College football fans worried about 2020 season are watching the wrong hand

Capital One Bowl at the Citrus Bowl (Photo by Al Messerschmidt/Getty Images)
Capital One Bowl at the Citrus Bowl (Photo by Al Messerschmidt/Getty Images)

College football fans are cringing as the possible loss of a season approaches, but that’s not what they should be concerned with.

If you’re a college football fan you’ve probably spent much of the past few weeks closely watching the news cycle, hoping for some nugget of good news to emerge about the 2020 season. So far, the schedule plans of each Power-5 conference are the closest thing to “good” news anyone has seen.

As for the rest of the news, it all seems to be pointing to one thing — thanks to the ongoing coronavirus pandemic, the chances of having a college football season in 2020 are becoming slimmer and slimmer with each passing day.

But that’s not what college football fans should really be concerned about, and here’s why.

The pandemic, awful as it’s been, will eventually be controlled, whether by immunizations, herd immunity, or just some random act of generosity from mother nature. Coronavirus may never be completely gone, but we will find a way to control it.

When that happens, sports — college football included — will at some point be able to return to a more normal state, maybe not all at once, but it will get there.

As for the 2020 season, the panic button pressed when the MAC canceled football for the season was a little overblown. The fact is, the Power-5 conferences don’t really care what the Group of Five conferences do. The Power-5 schools have a ton of money at stake, and if there’s a way to play football this year, they’ll make it happen.

Listen to “The SEC Phone Call and the Pac-12 #WeAreUnited Letter” on Spreaker.

What fans should be watching more closely is how the pandemic and its residual effects, along with the growing movements for social and racial justice, have cast a bright light on the NCAA and the Power-5 conferences,  along with every sketchy rule and requirement they hold over student-athletes.

The players are organizing, and that scares the hell out of the suits.

It’s almost as if the NCAA and its power conferences are waving the pandemic around in one hand trying to distract fans from the real issues that are happening in the other hand.

“Look! Look! Look over here! We might have to cancel the season. Pay no attention to those players gathering together over there.”

The NCAA weathered a small version of this storm back in 2014, when Northwestern University football players attempted to unionize, a move which was eventually blocked by the National Labor Relations Board. 

Dealing with a single university and a relatively small group of players led by one upstart quarterback was relatively easy for the NCAA, but trying to squash entire conferences full of players who are penning eloquent objections complete with long and short-term demands is a hurricane-force problem the NCAA is ill-equipped to handle.

If the players continue to unite, grow in numbers, and stand strong in their ideals, this could cause a paradigm shift in college football structure, and eventually in all of college sports.

College football is the tip of the spear.

A move away from amateurism and “free rides” would mean an end to college sports as we know it, and while the cause of this ongoing change is a little different than he thought, one man saw something like this coming years ago.

In a 2015 interview B. David Ridpath, Associate Professor of Sport Management at Ohio University and past President of The Drake Group, he surmised that the continued abuse of college athletes as a tool for financial gain would bring an end to the current college sports model.

“We can go one of two ways,” Ridpath told me. “We can either continue to run it as part of the educational enterprise and then manage it as an extracurricular activity — and we’d argue that people would still come and see the games — or, we just call it what it is and let it be a paraprofessional, outsourced operation of the university, with no eligibility connection.

“Meaning, if [players] decide to go to school, they’re doing it on their own time, they don’t have a minimum number of hours to take and we don’t have to spend millions of dollars every year to try and keep some of these kids in school.”

While Ridpath’s argument revolves around the eligibility requirements for student-athletes and how schools constantly skirt the rules, the result is the same. Student-athletes realize how they’re being played, and they unite with one voice to bring it to an end.
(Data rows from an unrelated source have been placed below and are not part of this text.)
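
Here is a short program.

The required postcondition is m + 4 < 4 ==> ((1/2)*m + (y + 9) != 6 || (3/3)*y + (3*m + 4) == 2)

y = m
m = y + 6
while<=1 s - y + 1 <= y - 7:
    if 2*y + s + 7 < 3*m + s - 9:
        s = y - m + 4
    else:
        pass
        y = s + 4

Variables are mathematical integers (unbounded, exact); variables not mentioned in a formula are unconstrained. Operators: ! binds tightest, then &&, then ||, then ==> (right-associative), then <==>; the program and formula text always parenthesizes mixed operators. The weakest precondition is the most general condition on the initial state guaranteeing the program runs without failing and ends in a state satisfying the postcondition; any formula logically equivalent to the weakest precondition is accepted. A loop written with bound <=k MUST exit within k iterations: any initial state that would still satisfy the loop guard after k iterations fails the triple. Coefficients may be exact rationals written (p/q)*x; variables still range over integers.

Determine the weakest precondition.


Working backward. After the program, the postcondition m + 4 < 4 ==> ((1/2)*m + (y + 9) != 6 || (3/3)*y + (3*m + 4) == 2) must hold; in canonical form it is m < 0 ==> ((1/2)*m + y != -3 || 3*m + y == -2).
Before the loop (bound <=1), unroll the exhaustion recursion (WP_0 = exit-now case; WP_j = one more guarded iteration, up to j = 1):
  WP_0: (!(s <= 2*y - 8)) && (m < 0 ==> ((1/2)*m + y != -3 || 3*m + y == -2))
  WP_1: (s <= 2*y - 8 ==> ((2*y < 3*m - 16 ==> ((!(m + y >= 12)) && (m < 0 ==> ((1/2)*m + y != -3 || 3*m + y == -2)))) && ((!(2*y < 3*m - 16)) ==> ((!(s >= 0)) && (m < 0 ==> ((1/2)*m + s != -7 || 3*m + s == -6)))))) && ((!(s <= 2*y - 8)) ==> (m < 0 ==> ((1/2)*m + y != -3 || 3*m + y == -2)))
So before the loop: (s <= 2*y - 8 ==> ((2*y < 3*m - 16 ==> ((!(m + y >= 12)) && (m < 0 ==> ((1/2)*m + y != -3 || 3*m + y == -2)))) && ((!(2*y < 3*m - 16)) ==> ((!(s >= 0)) && (m < 0 ==> ((1/2)*m + s != -7 || 3*m + s == -6)))))) && ((!(s <= 2*y - 8)) ==> (m < 0 ==> ((1/2)*m + y != -3 || 3*m + y == -2)))
Before m := y + 6: (s <= 2*y - 8 ==> ((y > -2 ==> ((!(2*y >= 6)) && (y < -6 ==> ((3/2)*y != -6 || 4*y == -20)))) && ((!(y > -2)) ==> ((!(s >= 0)) && (y < -6 ==> (s + (1/2)*y != -10 || s + 3*y == -24)))))) && ((!(s <= 2*y - 8)) ==> (y < -6 ==> ((3/2)*y != -6 || 4*y == -20)))
Before y := m: (s <= 2*m - 8 ==> ((m > -2 ==> ((!(2*m >= 6)) && (m < -6 ==> ((3/2)*m != -6 || 4*m == -20)))) && ((!(m > -2)) ==> ((!(s >= 0)) && (m < -6 ==> ((1/2)*m + s != -10 || 3*m + s == -24)))))) && ((!(s <= 2*m - 8)) ==> (m < -6 ==> ((3/2)*m != -6 || 4*m == -20)))
Answer: WP = (s <= 2*m - 8 ==> ((m > -2 ==> ((!(2*m >= 6)) && (m < -6 ==> ((3/2)*m != -6 || 4*m == -20)))) && ((!(m > -2)) ==> ((!(s >= 0)) && (m < -6 ==> ((1/2)*m + s != -10 || 3*m + s == -24)))))) && ((!(s <= 2*m - 8)) ==> (m < -6 ==> ((3/2)*m != -6 || 4*m == -20)))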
The steps leading to where we are now — the Ed O’Bannon lawsuit, the Northwestern attempt to unionize, players legally challenging the right to profit from their own image and likeness — have all been brought to a head and put under the microscope thanks to fear of COVID-19.

The virus has given players around the country a commonality, regardless of how hotly they were recruited, and caused them to unite. We’re seeing it first within conferences such as the Pac-12 and Big Ten, but it’s a solid bet that a national movement isn’t far off.
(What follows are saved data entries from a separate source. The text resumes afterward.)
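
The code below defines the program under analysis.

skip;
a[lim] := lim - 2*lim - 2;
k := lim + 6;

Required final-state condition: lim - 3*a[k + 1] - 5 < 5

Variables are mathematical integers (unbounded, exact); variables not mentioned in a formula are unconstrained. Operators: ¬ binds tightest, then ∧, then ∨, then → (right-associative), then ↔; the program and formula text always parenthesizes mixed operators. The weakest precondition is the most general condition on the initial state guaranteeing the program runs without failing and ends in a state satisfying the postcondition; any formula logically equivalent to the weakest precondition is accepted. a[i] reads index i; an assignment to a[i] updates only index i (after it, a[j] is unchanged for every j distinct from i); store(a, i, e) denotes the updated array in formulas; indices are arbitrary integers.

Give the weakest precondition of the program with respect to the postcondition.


Working backward. After the program, the postcondition lim - 3*a[k + 1] - 5 < 5 must hold; in canonical form it is lim < 3*a[k + 1] + 10.
Before k := lim + 6: lim < 3*a[lim + 7] + 10
Before a[lim] := lim - 2*lim - 2: lim < 3*store(a, lim, -lim - 2)[lim + 7] + 10
Before skip: lim < 3*store(a, lim, -lim - 2)[lim + 7] + 10
Answer: WP = lim < 3*store(a, lim, -lim - 2)[lim + 7] + 10


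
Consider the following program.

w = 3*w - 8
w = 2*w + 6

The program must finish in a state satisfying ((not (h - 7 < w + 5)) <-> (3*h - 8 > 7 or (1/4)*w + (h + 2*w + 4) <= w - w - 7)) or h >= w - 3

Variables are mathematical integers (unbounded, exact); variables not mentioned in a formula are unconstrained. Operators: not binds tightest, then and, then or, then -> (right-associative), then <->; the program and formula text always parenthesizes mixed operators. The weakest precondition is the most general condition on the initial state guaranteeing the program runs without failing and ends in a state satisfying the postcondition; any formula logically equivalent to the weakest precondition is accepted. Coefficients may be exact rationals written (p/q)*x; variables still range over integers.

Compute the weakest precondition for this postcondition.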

Every dogmatic rule and regulation in the mammoth opus that is NCAA rulebook was put in place to stop precisely what’s happening right now – players speaking out and taking a stand, even if it includes opting-out of the season or beyond.

The system wasn’t set up to handle hashtags like #WeAreUnited or #BigTenUnited, and now it’s being put to the test.
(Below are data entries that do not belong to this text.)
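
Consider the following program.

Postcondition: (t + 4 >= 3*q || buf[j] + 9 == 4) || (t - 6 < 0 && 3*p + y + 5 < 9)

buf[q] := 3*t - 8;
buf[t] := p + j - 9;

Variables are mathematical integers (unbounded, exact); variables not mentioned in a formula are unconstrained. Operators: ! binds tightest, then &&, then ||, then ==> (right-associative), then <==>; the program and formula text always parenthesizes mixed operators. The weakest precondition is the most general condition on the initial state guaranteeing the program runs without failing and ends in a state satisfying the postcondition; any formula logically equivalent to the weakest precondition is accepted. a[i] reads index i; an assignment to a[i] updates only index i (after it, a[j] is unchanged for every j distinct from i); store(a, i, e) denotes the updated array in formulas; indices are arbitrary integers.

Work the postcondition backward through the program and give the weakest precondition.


Working backward. After the program, the postcondition (t + 4 >= 3*q || buf[j] + 9 == 4) || (t - 6 < 0 && 3*p + y + 5 < 9) must hold; in canonical form it is t >= 3*q - 4 || buf[j] == -5 || (t < 6 && 3*p + y < 4).
Before buf[t] := p + j - 9: t >= 3*q - 4 || store(buf, t, j + p - 9)[j] == -5 || (t < 6 && 3*p + y < 4)
Before buf[q] := 3*t - 8: t >= 3*q - 4 || store(store(buf, q, 3*t - 8), t, j + p - 9)[j] == -5 || (t < 6 && 3*p + y < 4)
Answer: WP = t >= 3*q - 4 || store(store(buf, q, 3*t - 8), t, j + p - 9)[j] == -5 || (t < 6 && 3*p + y < 4)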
This is more than just about the argument of whether or not to pay players. The student-athletes who have signed their names to these petitions and demands are looking for more than just a paycheck. They want security for their health, their future, and their rights.

Can we blame them?

There’s simply no way of predicting what will or could happen if this movement by the players gains momentum, but it’s precisely what the NCAA and it’s member institutions don’t want fans paying attention to.